From invisible issues to impactful insights: The 3 Banken IT story
Tempo Team
3 Banken IT is the internal IT provider for an international financial powerhouse created from the union of three Austrian banks that operate throughout central Europe.
We spoke with Jurica Petricevic, their Atlassian product specialist, about his work supporting three major banks and thousands of employees in everything from infrastructure to application development – and how Tempo’s solutions platform help him and his team get the job done.
Visibility into every detail
Petricevic said that before using Tempo, it just wasn’t possible to get a view of all the work going on across teams. Their old system could provide some information overall, but it couldn’t give them data or visualizations at the issue level.
That level of visibility can seem like a small matter, but when that issue-level work remains invisible, it can lead to some major headaches for teams:
Visibility gaps: Teams can't see what's actually blocking progress until it's too late – a "50% complete" epic tells you nothing about whether three critical problems are sitting unresolved.
Accountability is muddled: When the unit of tracking is a feature or sprint, it becomes harder to know who worked on what, and mistakes get made when people assume someone else is handling an issue.
Retrospectives lack data: You can't look back and understand why a project failed or succeeded. Issue-level history gives you the root cause; milestone-level history gives you only outcomes.
Silo threats: If your PM tool can't track at issue level, it might force teams to create their own systems to track what they need – for engineering, IT, PMs, or any role. This leads to sync overhead, duplicate work, and a constant "source of truth" debate.
Petricevic said: “We wanted to understand more than just the big picture of what everyone was doing. That required a change, and the tool we needed was Structure PPM.
“Structure gave us the views and insights for work, both at the task level and the big-picture level. We needed something that could give us oversight, but also could go down to the issue level.”
They were careful with their implementation – starting with a small team and phasing it out over the course of many months to factor in more and more teams.
A platform with power and purpose
Visibility was just the start – before adopting Tempo, work was planned in messages and emails. Now everything can be done in Jira itself, with no swapping between tabs.
There was no need to keep that change to his own teams however – after seeing Structure’s effectiveness at visualizing and tracking work, Petricevic began introducing Structure to other teams until it was adopted across the entire organization.
The rollout was so successful that Petricevic and his team began to add other Tempo modules:
Capacity Planner was brought in to manage teams’ capacity and resources, providing insights into upcoming blockers.
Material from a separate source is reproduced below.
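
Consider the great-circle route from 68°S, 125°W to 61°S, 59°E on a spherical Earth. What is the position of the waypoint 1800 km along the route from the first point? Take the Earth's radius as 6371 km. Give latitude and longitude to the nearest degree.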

It also helps visualize resource availability, roles, and skills.
Timesheets now gives 3 Banken Jira-native automation for quick and simple time tracking, so they can see how time is being spent without adding mundane administrative tasks.
Like Capacity Planner and Structure, Timesheets drops right into an existing instance, transforming Jira into a one-stop-shop for all the things a team needs to visualize progress, manage capacity, and track time.
Marko Turic, 3 Banken IT’s Jira Developer, said: “The whole company uses it now. Every team has its own Tempo Team, every project has its own Tempo Team, and everything is linked together to track and plan. “Internal work, external projects, plans, capacity, reporting, the work being done and logged in real time – it is all done through our Tempo solutions.”

The cloud migration and what it unlocks
3 Banken IT is currently migrating from a data center setup to the cloud – partly out of necessity, since Atlassian announced DC is reaching end of life, and partly because the developer team had been dreaming of moving to cloud for years.
Working in the data center meant working around limitations. For example, Petricevic’s team wanted to surface Tempo data inside Structure. In the cloud, that's built in. In the data center, it required building complex ScriptRunner formulas that ran nightly jobs heavy enough to occasionally take their instance down.
"In the cloud it's there, just like that," said Petricevic. "It's funny how the things that we needed were already there – but not in the data center version."
How to get adoption from your teams
When asked what advice they'd give to other IT teams considering the same tools, Petricevic didn't talk about setup or configuration.
He talked about people.
"Our biggest concern is always people," he said. "No matter how advanced the tech is, people need to use it and want to use it. If you spend years working in a certain way, it can be hard to get people to change. Even if you’ve made the new way quicker and simpler – sometimes people still fight it.”
It's a message Petricevic has delivered at regional meetups. Change and adoption don’t happen overnight, even when there is enthusiasm.

“When we presented at our regional meet-up, we showcased our setup in Jira, and everyone wanted it. They all say it is beautiful, easy to use, and it delivers exactly what large enterprises in our environment are looking for today.”
“However, it does take a while to get to where we are, and the biggest hurdle is changing people’s thinking. Work that was once really complicated and time-consuming can now be easy. With Structure, Tempo’s solutions, and Jira, it is now so simple. It can be hard to accept that.”
3 Banken IT started with a small pilot team and a problem that most IT organizations recognize: Nobody could see what anyone was actually working on.
Today, every team and every project in 3 Banken IT runs through Tempo. Hundreds of employees, projects, and issues – all of it tracked, planned, and reported in one place.